As Japan’s third-largest car manufacturer, Nissan is aiming to streamline its operations and strengthen its financial position following poor sales performance in both China and the United States, its biggest market.
The company is expected to release its financial results for the fiscal year ending in March on Tuesday. It previously warned that it would likely post a record net loss of between 700 billion and 750 billion yen (around $4.74 billion to $5.08 billion), mainly due to impairment charges.
Nissan has struggled to adapt to the rising demand for hybrid vehicles in the U.S. and has lost momentum in the electric vehicle segment, despite having an early lead. In China—the world’s largest auto market—the company plans to roll out around 10 new models over the next few years in an effort to revive sales.
Newly appointed CEO Ivan Espinosa, who succeeded Makoto Uchida last month, is leading a restructuring of the company and has indicated that further changes may be on the way.

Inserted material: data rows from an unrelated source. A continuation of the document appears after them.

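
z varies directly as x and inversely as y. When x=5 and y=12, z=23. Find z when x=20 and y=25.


z = k·x/y
Solve for k using the known point: k = z·y/x = 23×12/5 = 276/5 = 55.2000
Now evaluate at x=20, y=25:
z = k × 20 / 25 = (276 × 20) / (5 × 25) = 5520/125
= 44.1600

44.1600


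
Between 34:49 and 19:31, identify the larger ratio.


34/49 = 0.6939
19/31 = 0.6129
0.6939 > 0.6129, so 34:49 is greater
= 34:49

34:49


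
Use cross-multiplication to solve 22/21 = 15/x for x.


Cross multiply: 22 × x = 21 × 15
22x = 315
x = 315 / 22
= 14.32

14.32


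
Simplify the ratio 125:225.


GCD(125, 225) = 25
125/25 : 225/25
= 5:9

5:9


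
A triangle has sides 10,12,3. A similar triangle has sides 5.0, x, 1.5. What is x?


Scale factor = 5.0/10 = 0.5
Missing side = 12 × 0.5
= 6.0

6.0


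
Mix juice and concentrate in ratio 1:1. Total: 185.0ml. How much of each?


Total parts = 1 + 1 = 2
juice: 185.0 × 1/2 = 92.5ml
concentrate: 185.0 × 1/2 = 92.5ml
= 92.5ml and 92.5ml

92.5ml and 92.5ml


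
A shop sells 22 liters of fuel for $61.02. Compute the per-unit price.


Unit rate = total / quantity
= 61.02 / 22
= $2.77 per unit

$2.77 per unit


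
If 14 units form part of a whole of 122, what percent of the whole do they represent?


Percentage = (part / whole) × 100
= (14 / 122) × 100
≈ 11.48%

11.48%


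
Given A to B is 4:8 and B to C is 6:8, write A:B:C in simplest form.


Match B: multiply A:B by 6 → 24:48
Multiply B:C by 8 → 48:64
Combined: 24:48:64
GCD = 8
= 3:6:8

3:6:8


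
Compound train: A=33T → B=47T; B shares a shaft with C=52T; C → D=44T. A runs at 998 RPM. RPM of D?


Stage 1: RPM_B = RPM_A × t_A/t_B = 998 × 33/47 = 32934/47 ≈ 700.72
B and C share a shaft → RPM_C = RPM_B
Stage 2: RPM_D = RPM_C × t_C/t_D = RPM_A × (t_A×t_C)/(t_B×t_D)
Overall ratio = (33×52)/(47×44) = 1716/2068
RPM_D = 998 × 1716/2068 = 1712568/2068
≈ 828.13 RPM

828.13 RPM


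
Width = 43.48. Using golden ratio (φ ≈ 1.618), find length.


φ = (1 + √5) / 2 ≈ 1.618
Length = width × φ = 43.48 × 1.618 = 70.35064
≈ 70.35

70.35


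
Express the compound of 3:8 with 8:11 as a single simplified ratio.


Compound ratio = (3×8) : (8×11)
= 24:88
GCD = 8
= 3:11

3:11


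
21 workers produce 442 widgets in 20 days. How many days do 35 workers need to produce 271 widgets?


Days ∝ work / workers, so d₂ = d₁ × (m₁/m₂) × (w₂/w₁)
Workers factor (inverse): 21/35 = 0.6000
Work factor (direct): 271/442 ≈ 0.6131
d₂ = 20 × 21/35 × 271/442 = (20 × 21 × 271) / (35 × 442) = 113820/15470
≈ 7.36 days

7.36 days


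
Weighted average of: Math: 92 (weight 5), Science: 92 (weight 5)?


Numerator = 92×5 + 92×5
= 460 + 460
= 920
Total weight = 10
Weighted avg = 920/10
= 92.00

92.00


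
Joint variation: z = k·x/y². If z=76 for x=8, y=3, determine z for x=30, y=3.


z = k·x/y²
Solve for k using the known point: k = z·y²/x = 76×9/8 = 684/8 = 85.5000
Now evaluate at x=30, y=3:
z = k × 30 / 9 = (684 × 30) / (8 × 9) = 20520/72
= 285.0000

285.0000


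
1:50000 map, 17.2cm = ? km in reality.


Real distance = map distance × scale
= 17.2cm × 50000
= 860000 cm = 8600.0 m
= 8.600 km

8.600 km


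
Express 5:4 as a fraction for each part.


Total parts = 5 + 4 = 9
First part: 5/9 = 5/9
Second part: 4/9 = 4/9
= 5/9 and 4/9

5/9 and 4/9


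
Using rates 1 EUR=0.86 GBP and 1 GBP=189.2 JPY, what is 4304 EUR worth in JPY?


Step 1: 4304 EUR × 0.86 = 3701.44 GBP
Step 2: 3701.44 GBP × 189.2 = 700312.45 JPY
Implied rate EUR→JPY = 0.86 × 189.2 = 162.7120
= 700312.45 JPY

700312.45 JPY


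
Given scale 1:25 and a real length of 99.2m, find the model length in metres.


Model size = real / scale
= 99.2 / 25
= 3.9680 m

3.9680 m


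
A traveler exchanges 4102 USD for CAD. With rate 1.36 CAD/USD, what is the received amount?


Amount × rate = 4102 × 1.36
= 5578.72 CAD

5578.72 CAD


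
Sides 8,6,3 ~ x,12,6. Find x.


Scale factor = 12/6 = 2
Missing side = 8 × 2
= 16.0

16.0


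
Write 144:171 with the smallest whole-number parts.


GCD(144, 171) = 9
144/9 : 171/9
= 16:19

16:19


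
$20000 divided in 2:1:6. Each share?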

As of March last year, Nissan employed over 133,000 people. Back in November, it announced plans to reduce its workforce by 9,000 and cut global production capacity by 20%. It also revealed plans to shut down a factory in Thailand by June and close two more yet-to-be-named facilities.
Additionally, Nissan recently scrapped plans to build a $1.1 billion EV battery plant on Kyushu island in Japan, a project that was expected to receive government subsidies. The company’s weak financial performance has led it to lower its profit forecast four times for the just-completed fiscal year.